# Reheat a Transfer



## bret2973 (Dec 27, 2011)

I was informed that a customer told me that she had some shirts that after she washed them that the transfer started to peel off. My question is if I get her shirts back that have not been washed can I reheat the transfers again to make sure that the transfer will not peel off she oreder alot of shirts so I am trying to make sure that the other shirts will be ok

Thanks


----------



## jgabby (Mar 29, 2007)

Yes you can. 
Repress, and make your own washtest after. 
Ask her what was a washing procedure as well


----------



## bret2973 (Dec 27, 2011)

What is a good method to cover the transfer to reheat it with a high temp and pressure


----------



## binki (Jul 16, 2006)

Reheat at same temp and for a few seconds.
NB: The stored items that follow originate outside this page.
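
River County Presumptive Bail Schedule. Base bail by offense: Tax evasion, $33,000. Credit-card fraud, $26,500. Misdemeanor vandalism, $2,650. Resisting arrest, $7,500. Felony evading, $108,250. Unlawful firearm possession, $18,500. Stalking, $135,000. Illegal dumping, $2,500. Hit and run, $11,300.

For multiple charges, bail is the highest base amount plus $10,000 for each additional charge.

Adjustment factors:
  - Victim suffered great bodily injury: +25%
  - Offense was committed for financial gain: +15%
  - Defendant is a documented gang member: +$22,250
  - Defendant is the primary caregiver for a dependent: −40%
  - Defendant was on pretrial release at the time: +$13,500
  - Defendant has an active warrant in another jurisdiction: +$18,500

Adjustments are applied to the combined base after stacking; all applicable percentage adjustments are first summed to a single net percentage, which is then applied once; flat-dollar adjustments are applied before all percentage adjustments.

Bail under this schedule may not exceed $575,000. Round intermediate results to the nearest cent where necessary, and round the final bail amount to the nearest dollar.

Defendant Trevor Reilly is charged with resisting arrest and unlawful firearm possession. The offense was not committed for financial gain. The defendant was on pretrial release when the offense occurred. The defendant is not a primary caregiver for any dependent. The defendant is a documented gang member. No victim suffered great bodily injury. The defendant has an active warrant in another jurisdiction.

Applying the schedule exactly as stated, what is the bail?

Base amounts from the schedule: resisting arrest $7,500; unlawful firearm possession $18,500.
Stacking rule: highest base plus $10,000 per additional charge. Highest is unlawful firearm possession at $18,500; 1 additional charge → +$10,000. Combined base = $28,500.
Defendant is a documented gang member (+$22,250 flat): $28,500 + $22,250 = $50,750.
Defendant was on pretrial release at the time (+$13,500 flat): $50,750 + $13,500 = $64,250.
Defendant has an active warrant in another jurisdiction (+$18,500 flat): $64,250 + $18,500 = $82,750.
$82,750 is within the $575,000 maximum.

$82,750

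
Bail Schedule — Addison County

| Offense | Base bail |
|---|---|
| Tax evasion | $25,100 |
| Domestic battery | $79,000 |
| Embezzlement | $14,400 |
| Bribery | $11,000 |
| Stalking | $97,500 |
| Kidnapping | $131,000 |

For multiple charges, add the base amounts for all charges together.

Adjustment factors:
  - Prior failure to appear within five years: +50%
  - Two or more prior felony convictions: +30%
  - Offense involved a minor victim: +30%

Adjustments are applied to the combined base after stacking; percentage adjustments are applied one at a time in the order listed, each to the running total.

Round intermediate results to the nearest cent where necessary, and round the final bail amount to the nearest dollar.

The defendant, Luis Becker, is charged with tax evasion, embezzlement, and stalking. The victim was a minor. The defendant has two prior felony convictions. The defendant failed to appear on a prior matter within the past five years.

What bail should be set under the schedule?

$347,295

Base amounts from the schedule: tax evasion $25,100; embezzlement $14,400; stalking $97,500.
Stacking rule: sum of all bases. $25,100 + $14,400 + $97,500 = $137,000.
Prior failure to appear within five years (+50%): $137,000 × 1.5 = $205,500.
Two or more prior felony convictions (+30%): $205,500 × 1.3 = $267,150.
Offense involved a minor victim (+30%): $267,150 × 1.3 = $347,295.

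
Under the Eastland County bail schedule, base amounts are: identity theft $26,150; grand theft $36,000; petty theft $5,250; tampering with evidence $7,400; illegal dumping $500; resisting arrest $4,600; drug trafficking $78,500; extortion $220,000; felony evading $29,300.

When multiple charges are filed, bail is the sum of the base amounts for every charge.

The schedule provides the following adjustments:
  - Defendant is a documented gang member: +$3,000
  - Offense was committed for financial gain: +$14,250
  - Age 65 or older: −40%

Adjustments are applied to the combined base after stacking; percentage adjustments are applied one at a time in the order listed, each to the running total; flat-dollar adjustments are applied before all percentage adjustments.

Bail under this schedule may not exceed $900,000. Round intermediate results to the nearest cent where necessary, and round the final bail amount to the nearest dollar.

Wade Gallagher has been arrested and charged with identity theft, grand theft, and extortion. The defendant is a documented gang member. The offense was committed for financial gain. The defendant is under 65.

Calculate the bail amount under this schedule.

$299,400

Base amounts from the schedule: identity theft $26,150; grand theft $36,000; extortion $220,000.
Stacking rule: sum of all bases. $26,150 + $36,000 + $220,000 = $282,150.
Defendant is a documented gang member (+$3,000 flat): $282,150 + $3,000 = $285,150.
Offense was committed for financial gain (+$14,250 flat): $285,150 + $14,250 = $299,400.
$299,400 is within the $900,000 maximum.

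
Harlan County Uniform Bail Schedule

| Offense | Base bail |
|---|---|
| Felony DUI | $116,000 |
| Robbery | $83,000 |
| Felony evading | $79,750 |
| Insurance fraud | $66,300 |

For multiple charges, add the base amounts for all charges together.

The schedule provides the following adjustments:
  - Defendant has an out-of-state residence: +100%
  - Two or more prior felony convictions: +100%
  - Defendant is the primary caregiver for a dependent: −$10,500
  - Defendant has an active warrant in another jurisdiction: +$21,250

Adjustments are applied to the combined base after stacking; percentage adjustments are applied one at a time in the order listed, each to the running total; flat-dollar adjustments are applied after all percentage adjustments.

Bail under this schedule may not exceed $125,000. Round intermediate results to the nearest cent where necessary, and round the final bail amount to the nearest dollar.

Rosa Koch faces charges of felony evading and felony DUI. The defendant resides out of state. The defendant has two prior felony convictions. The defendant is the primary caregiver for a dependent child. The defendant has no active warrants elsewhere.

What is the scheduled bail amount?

$125,000

Base amounts from the schedule: felony evading $79,750; felony DUI $116,000.
Stacking rule: sum of all bases. $79,750 + $116,000 = $195,750.
Defendant has an out-of-state residence (+100%): $195,750 × 2 = $391,500.
Two or more prior felony convictions (+100%): $391,500 × 2 = $783,000.
Defendant is the primary caregiver for a dependent (−$10,500 flat): $783,000 − $10,500 = $772,500.
Result $772,500 exceeds the maximum of $125,000; bail is capped at $125,000.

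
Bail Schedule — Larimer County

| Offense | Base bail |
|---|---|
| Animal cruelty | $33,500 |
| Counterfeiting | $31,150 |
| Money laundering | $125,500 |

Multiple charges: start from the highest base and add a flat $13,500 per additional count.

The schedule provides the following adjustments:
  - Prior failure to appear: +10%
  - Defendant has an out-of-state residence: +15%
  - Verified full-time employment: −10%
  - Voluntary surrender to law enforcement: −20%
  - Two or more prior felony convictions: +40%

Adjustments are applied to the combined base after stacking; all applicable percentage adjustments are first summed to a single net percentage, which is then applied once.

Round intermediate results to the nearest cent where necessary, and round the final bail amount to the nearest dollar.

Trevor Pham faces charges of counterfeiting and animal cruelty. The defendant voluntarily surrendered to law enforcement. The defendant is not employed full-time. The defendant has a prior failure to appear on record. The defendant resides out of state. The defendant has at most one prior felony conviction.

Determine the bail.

Base amounts from the schedule: counterfeiting $31,150; animal cruelty $33,500.
Stacking rule: highest base plus $13,500 per additional charge. Highest is animal cruelty at $33,500; 1 additional charge → +$13,500. Combined base = $47,000.
Net percentage adjustment: +10% +15% −20% = +5%. $47,000 × 1.05 = $49,350.

$49,350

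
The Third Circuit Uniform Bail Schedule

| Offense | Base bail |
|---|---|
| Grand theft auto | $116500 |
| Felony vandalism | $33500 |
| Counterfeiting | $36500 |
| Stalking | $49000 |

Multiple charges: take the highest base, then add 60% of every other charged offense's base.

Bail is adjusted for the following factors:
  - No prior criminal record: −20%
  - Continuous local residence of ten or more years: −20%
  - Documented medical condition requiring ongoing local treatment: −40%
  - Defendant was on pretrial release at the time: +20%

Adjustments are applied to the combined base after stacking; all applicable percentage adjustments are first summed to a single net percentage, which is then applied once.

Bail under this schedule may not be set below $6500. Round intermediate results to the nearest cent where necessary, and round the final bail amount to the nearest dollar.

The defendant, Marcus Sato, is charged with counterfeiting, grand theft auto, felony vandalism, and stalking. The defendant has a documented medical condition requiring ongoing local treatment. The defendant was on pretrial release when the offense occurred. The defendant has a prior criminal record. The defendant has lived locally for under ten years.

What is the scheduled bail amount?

Base amounts from the schedule: counterfeiting $36500; grand theft auto $116500; felony vandalism $33500; stalking $49000.
Stacking rule: highest base plus 60% of each additional charge. Highest is grand theft auto at $116500. Additional: $36500 × 60% = $21900; $33500 × 60% = $20100; $49000 × 60% = $29400. Combined base = $116500 + $71400 = $187900.
Net percentage adjustment: −40% +20% = −20%. $187900 × 0.8 = $150320.
$150320 is at or above the $6500 minimum.

$150320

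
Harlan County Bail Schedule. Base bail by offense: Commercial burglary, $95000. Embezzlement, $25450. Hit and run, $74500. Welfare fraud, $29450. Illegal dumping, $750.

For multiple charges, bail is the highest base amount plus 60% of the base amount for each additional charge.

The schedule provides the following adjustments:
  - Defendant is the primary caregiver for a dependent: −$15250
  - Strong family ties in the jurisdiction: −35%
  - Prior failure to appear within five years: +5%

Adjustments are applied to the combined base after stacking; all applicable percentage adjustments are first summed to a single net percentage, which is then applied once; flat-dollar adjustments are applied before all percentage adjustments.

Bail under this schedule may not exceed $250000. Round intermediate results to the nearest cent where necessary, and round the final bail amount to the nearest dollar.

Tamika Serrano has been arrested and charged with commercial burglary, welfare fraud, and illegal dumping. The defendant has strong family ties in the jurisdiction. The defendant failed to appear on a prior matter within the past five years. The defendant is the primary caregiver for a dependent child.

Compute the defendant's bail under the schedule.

Base amounts from the schedule: commercial burglary $95000; welfare fraud $29450; illegal dumping $750.
Stacking rule: highest base plus 60% of each additional charge. Highest is commercial burglary at $95000. Additional: $29450 × 60% = $17670; $750 × 60% = $450. Combined base = $95000 + $18120 = $113120.
Defendant is the primary caregiver for a dependent (−$15250 flat): $113120 − $15250 = $97870.
Net percentage adjustment: −35% +5% = −30%. $97870 × 0.7 = $68509.
$68509 is within the $250000 maximum.

$68509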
Cover with Teflon or a silicon bakers sheet


----------



## SpecMat (Mar 15, 2011)

Sometimes this happens when there's a coating on the fabric- when the shirt gets washed whatever was on top will try and come off too. The best thing to do is make sure all the coating is removed and then repress them. Once you do that, the transfer is there to stay for life.


----------



## Lnfortun (Feb 18, 2006)

It is always good practice to press the shirt covered with parchment paper after peeling the transfer for durability. Don't use teflon. It will pick ink/toner/polymer that will transfer on next shirt and ruin it.

Next time set the pressure to heavy. Press the shirt after peel as described above.


----------



## royster13 (Aug 14, 2007)

I do not agree with re-pressing a transfer....IMO when you re-press a transfers it over cures it and cause its to fail prematurely.....My experience is that re-pressed transfers crack way earlier than they should....


----------